One distinguishing feature about Hyderabad is the rapid change in lifestyle and the perceptible improvement in the quality of life. But then the real estate prices are dropping after the surge in 1999 and early 2000. Leading realtor firm Cushman & Wakefield says that between January and October, 2000, over 0.5 million square feet office space has been absorbed in Hyderabad, with 60 per cent of this absorption coming from IT and related companies. Significantly, it finds that despite the continuing expansion in the market a majority of MNCs and domestic firms continue to prefer leasing instead of outright purchase of office space.

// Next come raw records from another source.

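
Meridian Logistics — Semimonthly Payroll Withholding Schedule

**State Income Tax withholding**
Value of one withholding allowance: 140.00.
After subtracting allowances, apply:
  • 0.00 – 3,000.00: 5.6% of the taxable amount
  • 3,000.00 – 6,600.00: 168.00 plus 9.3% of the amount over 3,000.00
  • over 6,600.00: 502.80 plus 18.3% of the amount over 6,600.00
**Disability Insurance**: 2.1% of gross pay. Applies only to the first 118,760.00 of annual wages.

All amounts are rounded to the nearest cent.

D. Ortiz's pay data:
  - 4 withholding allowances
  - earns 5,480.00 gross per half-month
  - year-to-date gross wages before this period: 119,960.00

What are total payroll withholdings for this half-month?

346.56

State Income Tax: taxable = 5,480.00 − 4×140.00 = 4,920.00
  168.00 + 9.3% × (4,920.00 − 3,000.00) = 168.00 + 9.3% × 1,920.00 = 346.56
Disability Insurance: YTD 119,960.00 ≥ cap 118,760.00 → 0.00
Total: 346.56 + 0.00 = 346.56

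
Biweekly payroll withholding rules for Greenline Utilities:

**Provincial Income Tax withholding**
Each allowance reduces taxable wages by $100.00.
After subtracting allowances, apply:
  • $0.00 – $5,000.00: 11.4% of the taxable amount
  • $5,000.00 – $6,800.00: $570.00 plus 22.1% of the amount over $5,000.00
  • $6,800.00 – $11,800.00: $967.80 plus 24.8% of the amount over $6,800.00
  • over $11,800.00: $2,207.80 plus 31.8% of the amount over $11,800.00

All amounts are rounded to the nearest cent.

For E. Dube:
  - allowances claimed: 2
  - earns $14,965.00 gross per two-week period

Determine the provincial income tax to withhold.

Provincial Income Tax: taxable = $14,965.00 − 2×$100.00 = $14,765.00
  $2,207.80 + 31.8% × ($14,765.00 − $11,800.00) = $2,207.80 + 31.8% × $2,965.00 = $3,150.67

$3,150.67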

The city is making a very good attempt to catch up with some of the other industrially advanced regions of the country, feels CII director general Tarun Das, 62. ``In my view there has been a significant change in the perception of Hyderabad. It is in my view a dream city to work for its government's openness to new ideas, willingness to work together and the speed of decision making,'' says Das. A case in point, he says, is the CII's green business centre project to pursue initiatives relating to renewable energy, environment protection, water conservation and use of recycled products. A joint initiative of the CII and the state government with the technical support of USAID, the project spread over 5 acres near the Hi-Tec City is to show case the latest world class green technologies and offer services such as green technology audit, green process certification and social audits. It is to commence operations by the end of the year. To extend the concept and set up real examples of green technologies, products and services, the CII officials mooted the idea of a green park, the chief minister, according to Tarun Das, not only understood the idea quickly but realising the significance instructed his officials to arrange to allot some 1,000 acres for the project.

For a city, which is neither a Sarnath nor a Gaya but has successfully hosted a Lumbini festival last year in the backdrop of the Hussain Sagar lake that now has at its centre the tallest monolith of Buddha in the world, a structure sculpted in the 1990s, the landscape may not be picture perfect as yet but is surely changing very fast.